What You’ll Need:Honeycomb1

  • scissors
  • cardboard tubes
  • paper clips

 

Step 1: Flatten the cardboard tubes, and cut them into approximately 1″ sections.

Honeycomb2

Step 2: Flatten each section so it looks a bit like a football shape.

Honeycomb3

Step 3: Fold the top portion of each section forward while folding the bottom portion backwards, creating a Z-shape. Crease well.  Open the section and bend each crease again to create a hexagon shape. Please note: Not all cardboard tubes are created equal. I had trouble creating an identifiable hexagon shape with some of my cardboard tubes. The purpose of the activity is to focus on fine motor practice.
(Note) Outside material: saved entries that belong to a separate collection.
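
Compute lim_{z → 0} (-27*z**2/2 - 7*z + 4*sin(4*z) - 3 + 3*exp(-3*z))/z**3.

Substitution gives 0/0; apply L'Hôpital's rule 3 times.
After differentiating numerator and denominator 3 times the quotient is (-256*cos(4*z) - 81*e^(-3*z))/(6); at z = 0 this is -337/6.

-337/6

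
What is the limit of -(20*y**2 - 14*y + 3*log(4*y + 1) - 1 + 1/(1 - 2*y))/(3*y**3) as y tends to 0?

-24

Substitution gives 0/0; apply L'Hôpital's rule 3 times.
After differentiating numerator and denominator 3 times the quotient is (384/(4*y + 1)^3 + 48/(2*y - 1)^4)/(-18); at y = 0 this is -24.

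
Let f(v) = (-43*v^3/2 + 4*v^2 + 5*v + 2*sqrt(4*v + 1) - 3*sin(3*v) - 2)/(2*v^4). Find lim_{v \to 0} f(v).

-10

Substitution gives 0/0; apply L'Hôpital's rule 4 times.
After differentiating numerator and denominator 4 times the quotient is (-243*sin(3*v) - 480/(4*v + 1)^(7/2))/(48); at v = 0 this is -10.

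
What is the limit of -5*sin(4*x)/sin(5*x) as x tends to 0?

-4

Substitution gives 0/0.
Divide numerator and denominator by x: sin(4x)/x → 4 and sin(5x)/x → 5, so the limit is -5·4/5 = -4.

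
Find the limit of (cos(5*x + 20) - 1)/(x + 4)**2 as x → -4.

-25/2

Direct substitution gives 0/0.
Apply L'Hôpital: lim (-5*sin(5*x + 20))/(2*x + 8), still 0/0.
After 2 applications of L'Hôpital's rule the quotient is (-25*cos(5*x + 20))/(2); substituting x = -4 gives -25/2.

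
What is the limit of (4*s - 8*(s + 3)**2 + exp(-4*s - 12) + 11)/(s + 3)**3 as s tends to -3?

Direct substitution gives 0/0.
Apply L'Hôpital: lim (-16*s - 4*e^(-4*s - 12) - 44)/(3*(s + 3)^2), still 0/0.
Apply L'Hôpital: lim (16*e^(-4*s - 12) - 16)/(6*s + 18), still 0/0.
After 3 applications of L'Hôpital's rule the quotient is (-64*e^(-4*s - 12))/(6); substituting s = -3 gives -32/3.

-32/3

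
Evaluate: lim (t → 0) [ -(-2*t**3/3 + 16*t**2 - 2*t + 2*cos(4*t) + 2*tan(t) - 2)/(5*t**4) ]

-64/15

Substitution gives 0/0 (the numerator vanishes to order 4).
Expand each term to order t^4: the coefficient of t^4 in 2·tan(t) is 0 and in 2·cos(4t) is 64/3.
Lower-order terms cancel with the polynomial part, so the numerator is (64/3)·t^4 + o(t^4), and the limit is (64/3)/(-5) = -64/15.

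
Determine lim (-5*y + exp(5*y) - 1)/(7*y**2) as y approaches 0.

25/14

Direct substitution gives 0/0.
Apply L'Hôpital: lim (5*e^(5*y) - 5)/(14*y), still 0/0.
After 2 applications of L'Hôpital's rule the quotient is (25*e^(5*y))/(14); substituting y = 0 gives 25/14.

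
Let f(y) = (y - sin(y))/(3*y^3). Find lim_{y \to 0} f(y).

1/18

Direct substitution gives 0/0.
Apply L'Hôpital: lim (1 - cos(y))/(9*y^2), still 0/0.
Apply L'Hôpital: lim (sin(y))/(18*y), still 0/0.
After 3 applications of L'Hôpital's rule the quotient is (cos(y))/(18); substituting y = 0 gives 1/18.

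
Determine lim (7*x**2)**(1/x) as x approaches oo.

1

Base → ∞ and exponent → 0: an ∞^0 form.
Take logs: (1/x)·ln(7·x^2) = (ln 7 + 2·ln x)/x → 0.
So the limit is e^0 = 1.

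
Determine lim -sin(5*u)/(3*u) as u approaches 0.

-5/3

Substitution gives 0/0.
Write it as (5/(-3))·sin(5u)/(5u); since sin(θ)/θ → 1, the limit is -5/3.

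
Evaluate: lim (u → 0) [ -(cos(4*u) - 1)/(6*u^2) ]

4/3

Direct substitution gives 0/0.
Apply L'Hôpital: lim (-4*sin(4*u))/(-12*u), still 0/0.
After 2 applications of L'Hôpital's rule the quotient is (-16*cos(4*u))/(-12); substituting u = 0 gives 4/3.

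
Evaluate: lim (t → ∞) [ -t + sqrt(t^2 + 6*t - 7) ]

3

An ∞ − ∞ form. Rationalising with the conjugate, the difference becomes (6t - 7) / (√(t^2 + 6*t - 7) + t).
For large t the denominator behaves like 2·t, so the quotient tends to 6/2 = 3.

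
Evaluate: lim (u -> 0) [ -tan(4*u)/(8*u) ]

Substitution gives 0/0.
Since tan(θ)/θ → 1 as θ → 0, tan(4u)/(4u) → 1 and the limit is 4/(-8) = -1/2.

-1/2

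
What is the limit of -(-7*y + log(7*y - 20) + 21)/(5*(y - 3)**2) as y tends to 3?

Direct substitution gives 0/0.
Apply L'Hôpital: lim (-7 + 7/(7*y - 20))/(30 - 10*y), still 0/0.
After 2 applications of L'Hôpital's rule the quotient is (-49/(7*y - 20)^2)/(-10); substituting y = 3 gives 49/10.

49/10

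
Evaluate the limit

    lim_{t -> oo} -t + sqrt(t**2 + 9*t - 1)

9/2

This has the form ∞ − ∞. Multiply and divide by the conjugate √(t^2 + 9*t - 1) + t.
That gives (9t - 1) / (√(t^2 + 9*t - 1) + t).
Divide numerator and denominator by t: the limit is 9/(2·1) = 9/2.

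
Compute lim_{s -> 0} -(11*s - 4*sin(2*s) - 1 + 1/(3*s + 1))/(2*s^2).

Substitution gives 0/0; apply L'Hôpital's rule 2 times.
After differentiating numerator and denominator 2 times the quotient is (16*sin(2*s) + 18/(3*s + 1)^3)/(-4); at s = 0 this is -9/2.

-9/2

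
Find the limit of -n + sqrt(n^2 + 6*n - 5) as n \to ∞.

3

An ∞ − ∞ form. Rationalising with the conjugate, the difference becomes (6n - 5) / (√(n^2 + 6*n - 5) + n).
For large n the denominator behaves like 2·n, so the quotient tends to 6/2 = 3.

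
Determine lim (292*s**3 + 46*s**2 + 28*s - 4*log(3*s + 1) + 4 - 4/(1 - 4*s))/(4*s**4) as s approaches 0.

-943/4

Substitution gives 0/0; apply L'Hôpital's rule 4 times.
After differentiating numerator and denominator 4 times the quotient is (24576/(4*s - 1)^5 + 1944/(3*s + 1)^4)/(96); at s = 0 this is -943/4.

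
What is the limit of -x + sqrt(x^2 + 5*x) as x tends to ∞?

An ∞ − ∞ form. Rationalising with the conjugate, the difference becomes (5x) / (√(x^2 + 5*x) + x).
For large x the denominator behaves like 2·x, so the quotient tends to 5/2 = 5/2.

5/2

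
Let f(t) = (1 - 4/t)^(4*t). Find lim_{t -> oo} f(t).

e^(-16)

The base → 1 and the exponent → ∞: a 1^∞ form.
Take logarithms: (4t)·ln(1 - 4/t). Since ln(1+u) ~ u for small u, this behaves like (4t)·(-4/t) → -16.
So the limit is e^(-16).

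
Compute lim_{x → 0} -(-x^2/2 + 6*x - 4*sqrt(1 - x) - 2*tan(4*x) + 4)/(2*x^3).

Substitution gives 0/0 (the numerator vanishes to order 3).
Expand each term to order x^3: the coefficient of x^3 in -4·√(1 - x) is 1/4 and in -2·tan(4x) is -128/3.
Lower-order terms cancel with the polynomial part, so the numerator is (-509/12)·x^3 + o(x^3), and the limit is (-509/12)/(-2) = 509/24.

509/24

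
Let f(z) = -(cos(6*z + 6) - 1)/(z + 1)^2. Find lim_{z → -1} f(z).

18

Direct substitution gives 0/0.
Apply L'Hôpital: lim (-6*sin(6*z + 6))/(-2*z - 2), still 0/0.
After 2 applications of L'Hôpital's rule the quotient is (-36*cos(6*z + 6))/(-2); substituting z = -1 gives 18.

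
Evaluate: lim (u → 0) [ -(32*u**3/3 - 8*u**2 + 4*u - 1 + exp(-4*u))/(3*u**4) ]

Direct substitution gives 0/0.
Apply L'Hôpital: lim (32*u^2 - 16*u + 4 - 4*e^(-4*u))/(-12*u^3), still 0/0.
Apply L'Hôpital: lim (64*u - 16 + 16*e^(-4*u))/(-36*u^2), still 0/0.
Apply L'Hôpital: lim (64 - 64*e^(-4*u))/(-72*u), still 0/0.
After 4 applications of L'Hôpital's rule the quotient is (256*e^(-4*u))/(-72); substituting u = 0 gives -32/9.

-32/9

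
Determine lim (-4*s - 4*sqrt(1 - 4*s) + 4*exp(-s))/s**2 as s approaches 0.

Substitution gives 0/0 (the numerator vanishes to order 2).
Expand each term to order s^2: the coefficient of s^2 in -4·√(1 - 4s) is 8 and in 4·e^(-s) is 2.
Lower-order terms cancel with the polynomial part, so the numerator is (10)·s^2 + o(s^2), and the limit is (10)/(1) = 10.

10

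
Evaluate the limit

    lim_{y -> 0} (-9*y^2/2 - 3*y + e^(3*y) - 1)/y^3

Direct substitution gives 0/0.
Apply L'Hôpital: lim (-9*y + 3*e^(3*y) - 3)/(3*y^2), still 0/0.
Apply L'Hôpital: lim (9*e^(3*y) - 9)/(6*y), still 0/0.
After 3 applications of L'Hôpital's rule the quotient is (27*e^(3*y))/(6); substituting y = 0 gives 9/2.

9/2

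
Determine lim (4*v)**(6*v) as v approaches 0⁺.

1

Base → 0⁺ and exponent → 0⁺: a 0^0 form.
Take logs: 6v·ln(4v). This is 0·(−∞); rewriting as ln(4v)/(1/(6v)) and applying L'Hôpital gives 0.
Hence the limit is e^0 = 1.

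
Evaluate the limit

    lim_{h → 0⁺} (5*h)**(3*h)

1

Base → 0⁺ and exponent → 0⁺: a 0^0 form.
Take logs: 3h·ln(5h). This is 0·(−∞); rewriting as ln(5h)/(1/(3h)) and applying L'Hôpital gives 0.
Hence the limit is e^0 = 1.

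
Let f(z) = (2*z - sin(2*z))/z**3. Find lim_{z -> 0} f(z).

4/3

Direct substitution gives 0/0.
Apply L'Hôpital: lim (2 - 2*cos(2*z))/(3*z^2), still 0/0.
Apply L'Hôpital: lim (4*sin(2*z))/(6*z), still 0/0.
After 3 applications of L'Hôpital's rule the quotient is (8*cos(2*z))/(6); substituting z = 0 gives 4/3.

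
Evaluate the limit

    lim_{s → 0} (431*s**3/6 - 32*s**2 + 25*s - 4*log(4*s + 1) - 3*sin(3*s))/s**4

Substitution gives 0/0; apply L'Hôpital's rule 4 times.
After differentiating numerator and denominator 4 times the quotient is (-243*sin(3*s) + 6144/(4*s + 1)^4)/(24); at s = 0 this is 256.

256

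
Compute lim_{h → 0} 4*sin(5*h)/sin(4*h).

5

Substitution gives 0/0.
Divide numerator and denominator by h: sin(5h)/h → 5 and sin(4h)/h → 4, so the limit is 4·5/4 = 5.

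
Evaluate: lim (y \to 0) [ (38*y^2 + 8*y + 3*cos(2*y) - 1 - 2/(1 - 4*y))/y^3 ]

-128

Substitution gives 0/0 (the numerator vanishes to order 3).
Expand each term to order y^3: the coefficient of y^3 in -2·1/(1 - 4y) is -128 and in 3·cos(2y) is 0.
Lower-order terms cancel with the polynomial part, so the numerator is (-128)·y^3 + o(y^3), and the limit is (-128)/(1) = -128.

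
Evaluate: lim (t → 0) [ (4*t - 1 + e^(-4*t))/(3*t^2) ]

Direct substitution gives 0/0.
Apply L'Hôpital: lim (4 - 4*e^(-4*t))/(6*t), still 0/0.
After 2 applications of L'Hôpital's rule the quotient is (16*e^(-4*t))/(6); substituting t = 0 gives 8/3.

8/3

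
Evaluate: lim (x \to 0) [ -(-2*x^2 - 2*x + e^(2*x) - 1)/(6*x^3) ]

-2/9

Direct substitution gives 0/0.
Apply L'Hôpital: lim (-4*x + 2*e^(2*x) - 2)/(-18*x^2), still 0/0.
Apply L'Hôpital: lim (4*e^(2*x) - 4)/(-36*x), still 0/0.
After 3 applications of L'Hôpital's rule the quotient is (8*e^(2*x))/(-36); substituting x = 0 gives -2/9.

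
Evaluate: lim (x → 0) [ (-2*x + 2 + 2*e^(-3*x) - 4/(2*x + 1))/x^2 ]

Substitution gives 0/0; apply L'Hôpital's rule 2 times.
After differentiating numerator and denominator 2 times the quotient is (18*e^(-3*x) - 32/(2*x + 1)^3)/(2); at x = 0 this is -7.

-7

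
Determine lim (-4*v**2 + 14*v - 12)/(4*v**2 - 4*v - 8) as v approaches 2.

Since v = 2 makes numerator and denominator zero, (v - 2) divides both.
Cancelling it gives (6 - 4*v)/(4*v + 4); now plug in v = 2 to get -1/6.

-1/6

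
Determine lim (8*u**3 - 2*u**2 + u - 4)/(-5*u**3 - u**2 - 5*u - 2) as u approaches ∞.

-8/5

Numerator and denominator both have degree 3.
Dividing every term by u^3, all lower-order terms vanish and the limit is the ratio of leading coefficients, 8/(-5) = -8/5.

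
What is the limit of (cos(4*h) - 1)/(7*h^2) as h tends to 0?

-8/7

Direct substitution gives 0/0.
Apply L'Hôpital: lim (-4*sin(4*h))/(14*h), still 0/0.
After 2 applications of L'Hôpital's rule the quotient is (-16*cos(4*h))/(14); substituting h = 0 gives -8/7.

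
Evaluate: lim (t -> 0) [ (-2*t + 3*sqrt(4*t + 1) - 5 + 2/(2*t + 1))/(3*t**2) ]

2/3

Substitution gives 0/0 (the numerator vanishes to order 2).
Expand each term to order t^2: the coefficient of t^2 in 3·√(1 + 4t) is -6 and in 2·1/(1 + 2t) is 8.
Lower-order terms cancel with the polynomial part, so the numerator is (2)·t^2 + o(t^2), and the limit is (2)/(3) = 2/3.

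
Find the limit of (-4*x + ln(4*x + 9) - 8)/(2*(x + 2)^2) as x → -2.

-4

Direct substitution gives 0/0.
Apply L'Hôpital: lim (-4 + 4/(4*x + 9))/(4*x + 8), still 0/0.
After 2 applications of L'Hôpital's rule the quotient is (-16/(4*x + 9)^2)/(4); substituting x = -2 gives -4.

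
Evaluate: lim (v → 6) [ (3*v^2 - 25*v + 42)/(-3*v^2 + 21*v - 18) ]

At v = 6 both the top and bottom vanish — a removable singularity. Factoring out (v - 6) from each leaves (3*v - 7)/(3 - 3*v), which at v = 6 equals -11/15.

-11/15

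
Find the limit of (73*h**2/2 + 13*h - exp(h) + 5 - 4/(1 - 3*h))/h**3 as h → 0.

Substitution gives 0/0; apply L'Hôpital's rule 3 times.
After differentiating numerator and denominator 3 times the quotient is (-e^(h) - 648/(3*h - 1)^4)/(6); at h = 0 this is -649/6.

-649/6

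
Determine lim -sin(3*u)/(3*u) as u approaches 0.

Substitution gives 0/0.
Write it as (3/(-3))·sin(3u)/(3u); since sin(θ)/θ → 1, the limit is -1.

-1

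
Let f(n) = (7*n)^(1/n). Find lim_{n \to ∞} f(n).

Base → ∞ and exponent → 0: an ∞^0 form.
Take logs: (1/n)·ln(7·n^1) = (ln 7 + 1·ln n)/n → 0.
So the limit is e^0 = 1.

1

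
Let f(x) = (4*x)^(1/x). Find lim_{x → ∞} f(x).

1

Base → ∞ and exponent → 0: an ∞^0 form.
Take logs: (1/x)·ln(4·x^1) = (ln 4 + 1·ln x)/x → 0.
So the limit is e^0 = 1.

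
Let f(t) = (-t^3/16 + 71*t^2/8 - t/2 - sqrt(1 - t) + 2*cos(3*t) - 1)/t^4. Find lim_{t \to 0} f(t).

Substitution gives 0/0 (the numerator vanishes to order 4).
Expand each term to order t^4: the coefficient of t^4 in 2·cos(3t) is 27/4 and in −√(1 - t) is 5/128.
Lower-order terms cancel with the polynomial part, so the numerator is (869/128)·t^4 + o(t^4), and the limit is (869/128)/(1) = 869/128.

869/128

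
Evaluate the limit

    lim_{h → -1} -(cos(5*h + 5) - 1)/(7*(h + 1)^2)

25/14

Direct substitution gives 0/0.
Apply L'Hôpital: lim (-5*sin(5*h + 5))/(-14*h - 14), still 0/0.
After 2 applications of L'Hôpital's rule the quotient is (-25*cos(5*h + 5))/(-14); substituting h = -1 gives 25/14.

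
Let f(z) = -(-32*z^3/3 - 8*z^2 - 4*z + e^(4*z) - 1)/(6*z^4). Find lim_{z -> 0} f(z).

Direct substitution gives 0/0.
Apply L'Hôpital: lim (-32*z^2 - 16*z + 4*e^(4*z) - 4)/(-24*z^3), still 0/0.
Apply L'Hôpital: lim (-64*z + 16*e^(4*z) - 16)/(-72*z^2), still 0/0.
Apply L'Hôpital: lim (64*e^(4*z) - 64)/(-144*z), still 0/0.
After 4 applications of L'Hôpital's rule the quotient is (256*e^(4*z))/(-144); substituting z = 0 gives -16/9.

-16/9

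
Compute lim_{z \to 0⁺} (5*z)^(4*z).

Base → 0⁺ and exponent → 0⁺: a 0^0 form.
Take logs: 4z·ln(5z). This is 0·(−∞); rewriting as ln(5z)/(1/(4z)) and applying L'Hôpital gives 0.
Hence the limit is e^0 = 1.

1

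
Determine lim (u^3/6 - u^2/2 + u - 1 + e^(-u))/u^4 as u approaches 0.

Direct substitution gives 0/0.
Apply L'Hôpital: lim (u^2/2 - u + 1 - e^(-u))/(4*u^3), still 0/0.
Apply L'Hôpital: lim (u - 1 + e^(-u))/(12*u^2), still 0/0.
Apply L'Hôpital: lim (1 - e^(-u))/(24*u), still 0/0.
After 4 applications of L'Hôpital's rule the quotient is (e^(-u))/(24); substituting u = 0 gives 1/24.

1/24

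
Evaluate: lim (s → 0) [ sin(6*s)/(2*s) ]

3

Substitution gives 0/0.
Write it as (6/2)·sin(6s)/(6s); since sin(u)/u → 1, the limit is 3.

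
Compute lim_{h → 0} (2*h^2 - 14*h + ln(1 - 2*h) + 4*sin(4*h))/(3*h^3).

-136/9

Substitution gives 0/0; apply L'Hôpital's rule 3 times.
After differentiating numerator and denominator 3 times the quotient is (-256*cos(4*h) + 16/(2*h - 1)^3)/(18); at h = 0 this is -136/9.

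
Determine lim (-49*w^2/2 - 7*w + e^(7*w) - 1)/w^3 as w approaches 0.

Direct substitution gives 0/0.
Apply L'Hôpital: lim (-49*w + 7*e^(7*w) - 7)/(3*w^2), still 0/0.
Apply L'Hôpital: lim (49*e^(7*w) - 49)/(6*w), still 0/0.
After 3 applications of L'Hôpital's rule the quotient is (343*e^(7*w))/(6); substituting w = 0 gives 343/6.

343/6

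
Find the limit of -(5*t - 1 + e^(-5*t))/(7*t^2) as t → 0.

-25/14

Direct substitution gives 0/0.
Apply L'Hôpital: lim (5 - 5*e^(-5*t))/(-14*t), still 0/0.
After 2 applications of L'Hôpital's rule the quotient is (25*e^(-5*t))/(-14); substituting t = 0 gives -25/14.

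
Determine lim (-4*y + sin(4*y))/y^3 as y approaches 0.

Direct substitution gives 0/0.
Apply L'Hôpital: lim (4*cos(4*y) - 4)/(3*y^2), still 0/0.
Apply L'Hôpital: lim (-16*sin(4*y))/(6*y), still 0/0.
After 3 applications of L'Hôpital's rule the quotient is (-64*cos(4*y))/(6); substituting y = 0 gives -32/3.

-32/3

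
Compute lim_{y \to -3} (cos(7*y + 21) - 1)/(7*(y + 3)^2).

-7/2

Direct substitution gives 0/0.
Apply L'Hôpital: lim (-7*sin(7*y + 21))/(14*y + 42), still 0/0.
After 2 applications of L'Hôpital's rule the quotient is (-49*cos(7*y + 21))/(14); substituting y = -3 gives -7/2.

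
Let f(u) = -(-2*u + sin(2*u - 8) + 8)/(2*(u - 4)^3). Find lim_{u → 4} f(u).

Direct substitution gives 0/0.
Apply L'Hôpital: lim (2*cos(2*u - 8) - 2)/(-6*(u - 4)^2), still 0/0.
Apply L'Hôpital: lim (-4*sin(2*u - 8))/(48 - 12*u), still 0/0.
After 3 applications of L'Hôpital's rule the quotient is (-8*cos(2*u - 8))/(-12); substituting u = 4 gives 2/3.

2/3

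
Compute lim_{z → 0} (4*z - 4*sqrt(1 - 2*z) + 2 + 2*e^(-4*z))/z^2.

18

Substitution gives 0/0; apply L'Hôpital's rule 2 times.
After differentiating numerator and denominator 2 times the quotient is (32*e^(-4*z) + 4/(1 - 2*z)^(3/2))/(2); at z = 0 this is 18.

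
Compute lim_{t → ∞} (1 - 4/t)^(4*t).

e^(-16)

Let L be the limit and take ln: ln L = lim (4t)·ln(1 - 4/t) = lim (4t)·(-4/t + O(1/t²)) = -16.
Hence L = e^(-16).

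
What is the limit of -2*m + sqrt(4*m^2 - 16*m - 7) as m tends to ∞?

-4

This has the form ∞ − ∞. Multiply and divide by the conjugate √(4*m^2 - 16*m - 7) + 2m.
That gives (-16m - 7) / (√(4*m^2 - 16*m - 7) + 2m).
Divide numerator and denominator by m: the limit is -16/(2·2) = -4.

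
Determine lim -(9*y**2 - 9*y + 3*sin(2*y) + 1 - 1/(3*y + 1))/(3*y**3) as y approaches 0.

-23/3

Substitution gives 0/0 (the numerator vanishes to order 3).
Expand each term to order y^3: the coefficient of y^3 in 3·sin(2y) is -4 and in −1/(1 + 3y) is 27.
Lower-order terms cancel with the polynomial part, so the numerator is (23)·y^3 + o(y^3), and the limit is (23)/(-3) = -23/3.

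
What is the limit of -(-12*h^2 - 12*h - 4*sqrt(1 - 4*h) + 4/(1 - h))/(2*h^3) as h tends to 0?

-10

Substitution gives 0/0; apply L'Hôpital's rule 3 times.
After differentiating numerator and denominator 3 times the quotient is (24/(h - 1)^4 + 96/(1 - 4*h)^(5/2))/(-12); at h = 0 this is -10.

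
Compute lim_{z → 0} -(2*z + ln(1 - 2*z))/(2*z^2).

Direct substitution gives 0/0.
Apply L'Hôpital: lim (2 - 2/(1 - 2*z))/(-4*z), still 0/0.
After 2 applications of L'Hôpital's rule the quotient is (-4/(1 - 2*z)^2)/(-4); substituting z = 0 gives 1.

1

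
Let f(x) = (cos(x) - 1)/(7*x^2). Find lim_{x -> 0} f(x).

Direct substitution gives 0/0.
Apply L'Hôpital: lim (-sin(x))/(14*x), still 0/0.
After 2 applications of L'Hôpital's rule the quotient is (-cos(x))/(14); substituting x = 0 gives -1/14.

-1/14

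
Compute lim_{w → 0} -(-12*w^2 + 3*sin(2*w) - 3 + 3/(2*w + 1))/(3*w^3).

28/3

Substitution gives 0/0; apply L'Hôpital's rule 3 times.
After differentiating numerator and denominator 3 times the quotient is (-24*cos(2*w) - 144/(2*w + 1)^4)/(-18); at w = 0 this is 28/3.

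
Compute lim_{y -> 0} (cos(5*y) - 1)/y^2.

-25/2

Direct substitution gives 0/0.
Apply L'Hôpital: lim (-5*sin(5*y))/(2*y), still 0/0.
After 2 applications of L'Hôpital's rule the quotient is (-25*cos(5*y))/(2); substituting y = 0 gives -25/2.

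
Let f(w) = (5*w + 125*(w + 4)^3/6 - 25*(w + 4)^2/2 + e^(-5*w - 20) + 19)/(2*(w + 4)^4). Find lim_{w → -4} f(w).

Direct substitution gives 0/0.
Apply L'Hôpital: lim (-25*w + 125*(w + 4)^2/2 - 5*e^(-5*w - 20) - 95)/(8*(w + 4)^3), still 0/0.
Apply L'Hôpital: lim (125*w + 25*e^(-5*w - 20) + 475)/(24*(w + 4)^2), still 0/0.
Apply L'Hôpital: lim (125 - 125*e^(-5*w - 20))/(48*w + 192), still 0/0.
After 4 applications of L'Hôpital's rule the quotient is (625*e^(-5*w - 20))/(48); substituting w = -4 gives 625/48.

625/48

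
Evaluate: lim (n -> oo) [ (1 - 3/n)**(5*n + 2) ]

e^(-15)

The base → 1 and the exponent → ∞: a 1^∞ form.
Take logarithms: (5n + 2)·ln(1 - 3/n). Since ln(1+u) ~ u for small u, this behaves like (5n)·(-3/n) → -15.
So the limit is e^(-15).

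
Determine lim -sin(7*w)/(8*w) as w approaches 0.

Substitution gives 0/0.
Write it as (7/(-8))·sin(7w)/(7w); since sin(u)/u → 1, the limit is -7/8.

-7/8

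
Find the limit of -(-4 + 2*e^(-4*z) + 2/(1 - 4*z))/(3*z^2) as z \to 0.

Substitution gives 0/0; apply L'Hôpital's rule 2 times.
After differentiating numerator and denominator 2 times the quotient is (32*e^(-4*z) - 64/(4*z - 1)^3)/(-6); at z = 0 this is -16.

-16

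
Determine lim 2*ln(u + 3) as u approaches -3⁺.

As u → -3⁺, u + 3 → 0⁺ and ln(u + 3) → −∞.
Multiplying by 2 gives -∞.

-∞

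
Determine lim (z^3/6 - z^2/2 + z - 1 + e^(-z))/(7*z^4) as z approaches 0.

Direct substitution gives 0/0.
Apply L'Hôpital: lim (z^2/2 - z + 1 - e^(-z))/(28*z^3), still 0/0.
Apply L'Hôpital: lim (z - 1 + e^(-z))/(84*z^2), still 0/0.
Apply L'Hôpital: lim (1 - e^(-z))/(168*z), still 0/0.
After 4 applications of L'Hôpital's rule the quotient is (e^(-z))/(168); substituting z = 0 gives 1/168.

1/168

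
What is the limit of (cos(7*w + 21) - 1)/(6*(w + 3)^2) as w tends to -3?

-49/12

Direct substitution gives 0/0.
Apply L'Hôpital: lim (-7*sin(7*w + 21))/(12*w + 36), still 0/0.
After 2 applications of L'Hôpital's rule the quotient is (-49*cos(7*w + 21))/(12); substituting w = -3 gives -49/12.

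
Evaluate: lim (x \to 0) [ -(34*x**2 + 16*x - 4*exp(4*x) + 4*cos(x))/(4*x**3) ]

Substitution gives 0/0 (the numerator vanishes to order 3).
Expand each term to order x^3: the coefficient of x^3 in 4·cos(x) is 0 and in -4·e^(4x) is -128/3.
Lower-order terms cancel with the polynomial part, so the numerator is (-128/3)·x^3 + o(x^3), and the limit is (-128/3)/(-4) = 32/3.

32/3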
You can eliminate this step and just use circles to save time.

Honeycomb4

Step 4: Offer paper clips to the children. Demonstrate how to attach the cardboard pieces together with the paper clips. Encourage the children to attach as many sections together as they wish. The more sections they connect, the bigger their honeycombs will be! Have each child count the number of sections used to create his or her honeycomb. Who used the most?

Honeycomb5

Adaptation: Young fingers may not be ready to manipulate paper clips. Offer mini clothespins for younger children to attach the sections. Also check out our blog article Building a Honeycomb: Toddler Adaptation for a simpler version of this activity using Velcro!

Extension: Consider challenging the children to connect their individual sections together to create one large honeycomb. Place the giant honeycomb in your dramatic play area to enhance the children’s bee play!